The Alabama House Health Committee on Wednesday heard from both supports and opponents of a bill that would ban physicians from treating transgender minors.
Senate Bill 10, sponsored by Sen. Shay Shelnutt, R-Trussville, would prohibit puberty-blocking hormone therapies for minors and require school counselors to report a child’s expressions of gender dysphoria to their parents.
The bill also bans gender-affirmation surgeries or sex-reassignment surgeries on children, although physicians who treat transgender minors have told Alabama lawmakers at previous hearings that such procedures are not performed on minors, and that doing so would be considered medical malpractice.
The Alabama Senate in a party-line vote on March 2 passed Shelnutt’s bill, sending it to the House for approval.
Rep. Wes Allen, R-Troy, who introduced the House version of the bill, told committee members Wednesday that the bill aims to protect vulnerable children.
“These drugs are very, very powerful,” Allen said. “We believe we need to protect children.”
Sgt. David Fuller with the Gadsden Police Department told members that he is the father of a transgender daughter, and that five years ago, when his daughter confided in him, he began researching and learned that close to half of transgender youth attempt suicide.
“What was I going to do?” Fuller said, adding that through his research he learned that children who have supportive families and friends, and decent medical care, attempt suicide at rates just more than others their age.
Eventually, the family received care from UAB Hospital, where Fuller said “things changed for the better.”
“They gave us hope that we just weren’t going to get care. We were told that we’re not alone,” Fuller said. “There are other families like this.”
“I made sure when we first started that it was reversible. There was no talk of any kind of operations,” Fuller said, adding that after five years, the family is still slowly going through this process.
“If you take this healthcare away, my kid is dead,” Fuller said. “You say you want to take care of these kids, then you want to make the doctors criminals. I’m a police officer. You’re asking me to arrest the folks that I know saved my kid’s life.”
Fuller explained that five years ago, when he didn’t fully understand what being transgender meant, if he were in the committee members’ positions, he’d have made the wrong decisions himself.
“I’m ashamed to say it, but I would have. But today, please understand, this is real. Without this healthcare, my daughter’s not here today,” Fuller said.
Dr. Den Trumbull, a Montgomery pediatrician, spoke in support of the bill. Trumbull said children fair better in their development if “their innate biological sex is confirmed and affirmed by parents and authority figures in their life.”

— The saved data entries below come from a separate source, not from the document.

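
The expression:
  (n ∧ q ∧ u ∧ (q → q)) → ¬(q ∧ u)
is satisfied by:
  {u: False, q: False, n: False}
  {n: True, u: False, q: False}
  {q: True, u: False, n: False}
  {n: True, q: True, u: False}
  {u: True, n: False, q: False}
  {n: True, u: True, q: False}
  {q: True, u: True, n: False}


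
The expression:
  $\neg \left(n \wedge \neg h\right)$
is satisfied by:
  {h: True, n: False}
  {n: False, h: False}
  {n: True, h: True}


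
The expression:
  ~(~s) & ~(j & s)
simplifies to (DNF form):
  s & ~j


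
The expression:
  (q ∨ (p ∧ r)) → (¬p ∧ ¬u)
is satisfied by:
  {q: False, u: False, p: False, r: False}
  {r: True, q: False, u: False, p: False}
  {u: True, r: False, q: False, p: False}
  {r: True, u: True, q: False, p: False}
  {p: True, r: False, q: False, u: False}
  {p: True, u: True, r: False, q: False}
  {q: True, p: False, u: False, r: False}
  {r: True, q: True, p: False, u: False}


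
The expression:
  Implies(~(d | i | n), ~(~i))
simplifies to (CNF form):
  d | i | n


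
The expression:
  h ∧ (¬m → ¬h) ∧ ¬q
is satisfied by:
  {h: True, m: True, q: False}


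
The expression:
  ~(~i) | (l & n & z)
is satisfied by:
  {i: True, n: True, l: True, z: True}
  {i: True, n: True, l: True, z: False}
  {i: True, n: True, z: True, l: False}
  {i: True, n: True, z: False, l: False}
  {i: True, l: True, z: True, n: False}
  {i: True, l: True, z: False, n: False}
  {i: True, l: False, z: True, n: False}
  {i: True, l: False, z: False, n: False}
  {n: True, l: True, z: True, i: False}


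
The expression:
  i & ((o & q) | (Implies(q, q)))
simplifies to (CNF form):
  i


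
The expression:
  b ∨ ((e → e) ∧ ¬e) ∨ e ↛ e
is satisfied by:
  {b: True, e: False}
  {e: False, b: False}
  {e: True, b: True}


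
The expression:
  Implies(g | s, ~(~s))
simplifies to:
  s | ~g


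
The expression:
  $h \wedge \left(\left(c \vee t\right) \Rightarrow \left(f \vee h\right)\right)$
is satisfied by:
  {h: True}


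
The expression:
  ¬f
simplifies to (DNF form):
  ¬f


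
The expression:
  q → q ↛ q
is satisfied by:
  {q: False}


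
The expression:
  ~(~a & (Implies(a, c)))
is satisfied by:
  {a: True}


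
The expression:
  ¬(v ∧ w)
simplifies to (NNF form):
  ¬v ∨ ¬w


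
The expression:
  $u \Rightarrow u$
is always true.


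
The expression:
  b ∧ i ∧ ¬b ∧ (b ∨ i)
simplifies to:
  False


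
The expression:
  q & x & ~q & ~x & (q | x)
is never true.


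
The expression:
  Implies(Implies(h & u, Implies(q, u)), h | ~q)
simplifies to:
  h | ~q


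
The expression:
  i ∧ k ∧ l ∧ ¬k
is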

“It’s not uncommon for adolescents to experience temporary periods of sexual confusion, where they feel insecure with themselves and their sexuality,” Trumbull said, adding that minors don’t have the cognitive maturity to make life-changing decisions.

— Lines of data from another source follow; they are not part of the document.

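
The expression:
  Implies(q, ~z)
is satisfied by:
  {q: False, z: False}
  {z: True, q: False}
  {q: True, z: False}


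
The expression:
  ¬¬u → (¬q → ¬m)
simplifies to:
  q ∨ ¬m ∨ ¬u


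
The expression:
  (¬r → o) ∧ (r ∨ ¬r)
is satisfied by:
  {r: True, o: True}
  {r: True, o: False}
  {o: True, r: False}


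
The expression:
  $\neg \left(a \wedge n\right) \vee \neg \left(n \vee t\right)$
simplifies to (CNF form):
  $\neg a \vee \neg n$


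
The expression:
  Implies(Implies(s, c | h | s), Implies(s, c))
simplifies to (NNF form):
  c | ~s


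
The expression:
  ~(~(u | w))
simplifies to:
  u | w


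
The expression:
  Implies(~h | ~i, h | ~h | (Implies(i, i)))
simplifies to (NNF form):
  True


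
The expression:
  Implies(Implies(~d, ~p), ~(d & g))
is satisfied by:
  {g: False, d: False}
  {d: True, g: False}
  {g: True, d: False}


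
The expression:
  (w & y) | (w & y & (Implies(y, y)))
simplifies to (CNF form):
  w & y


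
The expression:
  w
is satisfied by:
  {w: True}


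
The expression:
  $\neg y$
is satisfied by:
  {y: False}


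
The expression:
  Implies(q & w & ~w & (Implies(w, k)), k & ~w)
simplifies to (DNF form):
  True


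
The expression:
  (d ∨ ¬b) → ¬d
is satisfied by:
  {d: False}


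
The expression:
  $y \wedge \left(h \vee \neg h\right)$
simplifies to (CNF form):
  $y$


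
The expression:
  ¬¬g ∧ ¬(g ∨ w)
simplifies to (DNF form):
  False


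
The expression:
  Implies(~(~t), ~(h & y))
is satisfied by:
  {h: False, t: False, y: False}
  {y: True, h: False, t: False}
  {t: True, h: False, y: False}
  {y: True, t: True, h: False}
  {h: True, y: False, t: False}
  {y: True, h: True, t: False}
  {t: True, h: True, y: False}


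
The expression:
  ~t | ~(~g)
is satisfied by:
  {g: True, t: False}
  {t: False, g: False}
  {t: True, g: True}


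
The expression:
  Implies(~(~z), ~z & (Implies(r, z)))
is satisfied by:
  {z: False}


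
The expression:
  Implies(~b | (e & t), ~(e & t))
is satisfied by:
  {e: False, t: False}
  {t: True, e: False}
  {e: True, t: False}


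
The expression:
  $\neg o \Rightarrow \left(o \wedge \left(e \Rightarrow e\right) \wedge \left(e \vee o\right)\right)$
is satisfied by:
  {o: True}


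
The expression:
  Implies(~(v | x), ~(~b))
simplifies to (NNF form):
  b | v | x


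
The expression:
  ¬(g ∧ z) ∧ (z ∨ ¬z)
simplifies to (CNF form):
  ¬g ∨ ¬z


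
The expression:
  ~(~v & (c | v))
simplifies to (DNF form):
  v | ~c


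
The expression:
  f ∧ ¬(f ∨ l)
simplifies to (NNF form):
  False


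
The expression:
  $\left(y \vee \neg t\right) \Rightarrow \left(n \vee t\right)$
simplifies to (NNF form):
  $n \vee t$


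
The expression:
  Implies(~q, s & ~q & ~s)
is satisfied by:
  {q: True}


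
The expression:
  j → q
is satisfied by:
  {q: True, j: False}
  {j: False, q: False}
  {j: True, q: True}


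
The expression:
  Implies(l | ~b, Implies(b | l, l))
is always true.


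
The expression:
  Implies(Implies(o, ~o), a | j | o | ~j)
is always true.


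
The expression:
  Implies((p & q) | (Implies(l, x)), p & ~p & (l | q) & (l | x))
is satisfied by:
  {l: True, p: False, x: False, q: False}
  {q: True, l: True, p: False, x: False}
  {p: True, l: True, q: False, x: False}


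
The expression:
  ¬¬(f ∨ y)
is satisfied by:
  {y: True, f: True}
  {y: True, f: False}
  {f: True, y: False}


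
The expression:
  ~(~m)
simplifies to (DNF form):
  m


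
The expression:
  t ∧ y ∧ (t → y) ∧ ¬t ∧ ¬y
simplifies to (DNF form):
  False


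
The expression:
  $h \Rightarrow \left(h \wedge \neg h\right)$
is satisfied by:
  {h: False}


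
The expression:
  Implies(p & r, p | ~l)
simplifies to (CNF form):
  True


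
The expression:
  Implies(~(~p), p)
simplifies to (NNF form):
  True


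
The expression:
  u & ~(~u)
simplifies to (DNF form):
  u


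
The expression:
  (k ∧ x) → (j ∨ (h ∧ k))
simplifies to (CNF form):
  h ∨ j ∨ ¬k ∨ ¬x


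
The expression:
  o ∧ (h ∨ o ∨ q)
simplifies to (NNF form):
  o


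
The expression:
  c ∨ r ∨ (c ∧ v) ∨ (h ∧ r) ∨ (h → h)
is always true.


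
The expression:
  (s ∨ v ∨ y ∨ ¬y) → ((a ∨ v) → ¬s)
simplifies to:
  (¬a ∧ ¬v) ∨ ¬s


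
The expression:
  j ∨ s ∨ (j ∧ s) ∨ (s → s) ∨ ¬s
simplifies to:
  True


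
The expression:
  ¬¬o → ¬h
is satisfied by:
  {h: False, o: False}
  {o: True, h: False}
  {h: True, o: False}


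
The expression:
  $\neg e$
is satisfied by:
  {e: False}


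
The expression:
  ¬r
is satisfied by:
  {r: False}


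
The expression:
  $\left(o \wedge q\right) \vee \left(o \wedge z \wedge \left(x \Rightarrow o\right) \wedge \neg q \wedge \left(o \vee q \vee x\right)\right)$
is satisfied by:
  {q: True, z: True, o: True}
  {q: True, o: True, z: False}
  {z: True, o: True, q: False}


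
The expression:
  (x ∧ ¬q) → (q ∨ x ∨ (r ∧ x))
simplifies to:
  True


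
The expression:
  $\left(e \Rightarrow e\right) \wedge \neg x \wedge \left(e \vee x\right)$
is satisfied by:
  {e: True, x: False}


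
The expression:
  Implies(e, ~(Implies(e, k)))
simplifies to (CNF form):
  ~e | ~k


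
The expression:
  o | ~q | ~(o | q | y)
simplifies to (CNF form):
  o | ~q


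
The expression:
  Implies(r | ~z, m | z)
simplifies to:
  m | z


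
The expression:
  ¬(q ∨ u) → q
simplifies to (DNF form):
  q ∨ u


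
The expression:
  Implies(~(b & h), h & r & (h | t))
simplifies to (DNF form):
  (b & h) | (h & r)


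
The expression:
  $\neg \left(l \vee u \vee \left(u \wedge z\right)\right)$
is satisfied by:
  {u: False, l: False}


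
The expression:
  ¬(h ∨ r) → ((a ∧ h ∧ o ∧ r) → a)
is always true.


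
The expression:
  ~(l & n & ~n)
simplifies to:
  True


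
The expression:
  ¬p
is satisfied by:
  {p: False}


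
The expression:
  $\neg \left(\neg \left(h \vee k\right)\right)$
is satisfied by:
  {k: True, h: True}
  {k: True, h: False}
  {h: True, k: False}


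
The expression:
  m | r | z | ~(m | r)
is always true.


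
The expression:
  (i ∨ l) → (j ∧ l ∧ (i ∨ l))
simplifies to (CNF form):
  (j ∨ ¬i) ∧ (j ∨ ¬l) ∧ (l ∨ ¬i) ∧ (l ∨ ¬l)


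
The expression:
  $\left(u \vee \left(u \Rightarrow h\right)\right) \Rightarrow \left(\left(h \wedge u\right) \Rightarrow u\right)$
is always true.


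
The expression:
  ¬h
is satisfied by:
  {h: False}


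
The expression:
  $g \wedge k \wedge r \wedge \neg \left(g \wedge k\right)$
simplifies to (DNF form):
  $\text{False}$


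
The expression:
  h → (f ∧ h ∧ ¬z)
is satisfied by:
  {f: True, z: False, h: False}
  {z: False, h: False, f: False}
  {f: True, z: True, h: False}
  {z: True, f: False, h: False}
  {h: True, f: True, z: False}


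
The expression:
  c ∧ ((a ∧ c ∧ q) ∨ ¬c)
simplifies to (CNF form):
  a ∧ c ∧ q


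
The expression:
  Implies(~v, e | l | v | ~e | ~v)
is always true.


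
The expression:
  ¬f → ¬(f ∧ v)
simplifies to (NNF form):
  True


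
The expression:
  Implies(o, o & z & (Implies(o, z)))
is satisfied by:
  {z: True, o: False}
  {o: False, z: False}
  {o: True, z: True}


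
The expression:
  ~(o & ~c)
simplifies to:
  c | ~o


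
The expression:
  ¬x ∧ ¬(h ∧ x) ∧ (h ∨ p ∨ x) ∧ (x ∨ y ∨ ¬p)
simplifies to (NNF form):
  ¬x ∧ (h ∨ p) ∧ (y ∨ ¬p)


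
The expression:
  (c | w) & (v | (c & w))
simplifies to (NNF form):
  (c & v) | (c & w) | (v & w)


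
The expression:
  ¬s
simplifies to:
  ¬s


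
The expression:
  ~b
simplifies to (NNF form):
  ~b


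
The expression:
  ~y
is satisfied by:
  {y: False}


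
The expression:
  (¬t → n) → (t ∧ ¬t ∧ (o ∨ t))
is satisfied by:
  {n: False, t: False}


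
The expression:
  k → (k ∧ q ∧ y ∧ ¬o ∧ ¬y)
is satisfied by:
  {k: False}


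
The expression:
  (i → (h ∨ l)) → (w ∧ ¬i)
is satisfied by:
  {w: True, l: False, h: False, i: False}
  {w: True, h: True, l: False, i: False}
  {w: True, l: True, h: False, i: False}
  {w: True, h: True, l: True, i: False}
  {i: True, w: True, l: False, h: False}
  {i: True, l: False, h: False, w: False}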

Dr. Morissa Ladinsky, a Birmingham pediatrician who has treated transgender minors, said while Shelnutt has said he’s never spoken to a transgender minor, Ladinsky said she has spoken to plenty.

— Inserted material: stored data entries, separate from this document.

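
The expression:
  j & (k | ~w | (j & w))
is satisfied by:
  {j: True}


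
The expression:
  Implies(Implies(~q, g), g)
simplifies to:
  g | ~q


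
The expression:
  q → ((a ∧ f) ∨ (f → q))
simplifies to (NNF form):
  True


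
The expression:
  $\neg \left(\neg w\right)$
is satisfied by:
  {w: True}


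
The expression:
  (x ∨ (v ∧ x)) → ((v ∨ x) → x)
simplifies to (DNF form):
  True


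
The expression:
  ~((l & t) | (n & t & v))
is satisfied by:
  {v: False, l: False, t: False, n: False}
  {n: True, v: False, l: False, t: False}
  {v: True, n: False, l: False, t: False}
  {n: True, v: True, l: False, t: False}
  {l: True, n: False, v: False, t: False}
  {n: True, l: True, v: False, t: False}
  {l: True, v: True, n: False, t: False}
  {n: True, l: True, v: True, t: False}
  {t: True, n: False, v: False, l: False}
  {t: True, n: True, v: False, l: False}
  {t: True, v: True, n: False, l: False}


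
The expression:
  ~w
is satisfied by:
  {w: False}


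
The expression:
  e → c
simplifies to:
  c ∨ ¬e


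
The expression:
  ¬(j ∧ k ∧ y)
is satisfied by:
  {k: False, y: False, j: False}
  {j: True, k: False, y: False}
  {y: True, k: False, j: False}
  {j: True, y: True, k: False}
  {k: True, j: False, y: False}
  {j: True, k: True, y: False}
  {y: True, k: True, j: False}


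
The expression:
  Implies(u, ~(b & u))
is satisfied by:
  {u: False, b: False}
  {b: True, u: False}
  {u: True, b: False}


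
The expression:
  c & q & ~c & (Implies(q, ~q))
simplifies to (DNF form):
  False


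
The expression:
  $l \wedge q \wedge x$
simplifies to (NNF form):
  $l \wedge q \wedge x$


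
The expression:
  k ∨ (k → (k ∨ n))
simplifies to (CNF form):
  True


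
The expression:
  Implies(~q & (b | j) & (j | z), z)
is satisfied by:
  {q: True, z: True, j: False}
  {q: True, z: False, j: False}
  {z: True, q: False, j: False}
  {q: False, z: False, j: False}
  {j: True, q: True, z: True}
  {j: True, q: True, z: False}
  {j: True, z: True, q: False}


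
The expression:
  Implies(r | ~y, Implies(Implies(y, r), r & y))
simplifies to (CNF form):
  y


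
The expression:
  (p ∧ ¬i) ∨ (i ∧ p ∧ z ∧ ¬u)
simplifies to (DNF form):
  (p ∧ ¬i) ∨ (p ∧ z ∧ ¬i) ∨ (p ∧ z ∧ ¬u) ∨ (p ∧ ¬i ∧ ¬u)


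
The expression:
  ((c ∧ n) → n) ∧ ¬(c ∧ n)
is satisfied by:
  {c: False, n: False}
  {n: True, c: False}
  {c: True, n: False}


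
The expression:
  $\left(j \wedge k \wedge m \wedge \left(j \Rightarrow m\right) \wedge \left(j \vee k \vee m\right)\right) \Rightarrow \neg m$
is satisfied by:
  {k: False, m: False, j: False}
  {j: True, k: False, m: False}
  {m: True, k: False, j: False}
  {j: True, m: True, k: False}
  {k: True, j: False, m: False}
  {j: True, k: True, m: False}
  {m: True, k: True, j: False}


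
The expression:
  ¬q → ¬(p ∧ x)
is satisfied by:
  {q: True, p: False, x: False}
  {p: False, x: False, q: False}
  {x: True, q: True, p: False}
  {x: True, p: False, q: False}
  {q: True, p: True, x: False}
  {p: True, q: False, x: False}
  {x: True, p: True, q: True}


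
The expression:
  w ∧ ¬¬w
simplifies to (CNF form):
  w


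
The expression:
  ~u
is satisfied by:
  {u: False}


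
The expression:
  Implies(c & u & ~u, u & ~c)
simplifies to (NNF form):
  True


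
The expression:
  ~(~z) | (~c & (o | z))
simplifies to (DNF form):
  z | (o & ~c)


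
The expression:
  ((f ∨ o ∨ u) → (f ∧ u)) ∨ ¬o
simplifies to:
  (f ∧ u) ∨ ¬o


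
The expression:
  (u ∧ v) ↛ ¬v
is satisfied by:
  {u: True, v: True}


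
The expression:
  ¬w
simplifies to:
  ¬w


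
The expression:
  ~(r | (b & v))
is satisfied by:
  {r: False, v: False, b: False}
  {b: True, r: False, v: False}
  {v: True, r: False, b: False}


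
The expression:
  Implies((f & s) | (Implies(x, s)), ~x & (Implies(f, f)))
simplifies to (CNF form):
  ~s | ~x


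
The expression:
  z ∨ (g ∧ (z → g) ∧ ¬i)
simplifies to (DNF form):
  z ∨ (g ∧ ¬i)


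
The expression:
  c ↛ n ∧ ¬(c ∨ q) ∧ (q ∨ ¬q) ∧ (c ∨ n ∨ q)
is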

“They’re ordinary, loving, regular kids,” Ladinsky said, adding that transgender children aren’t mentally ill and “they did not choose to be this way.”
Ladinsky also pushed back on the notion that physicians are conducting surgery on transgender minors.
“Genital surgery is never performed on minors in Alabama. That’s a fact,” Ladinsky said.
Allen said there would be two amendments to the Senate bill, one of which would deal with concerns some had with respect to how male circumcisions might be impacted by the legislation.
The other amendment mirrors one in the approved House version of the bill that removed the bill’s ban on allowing psychologists from providing counseling to transgendered minors, in accordance with their training.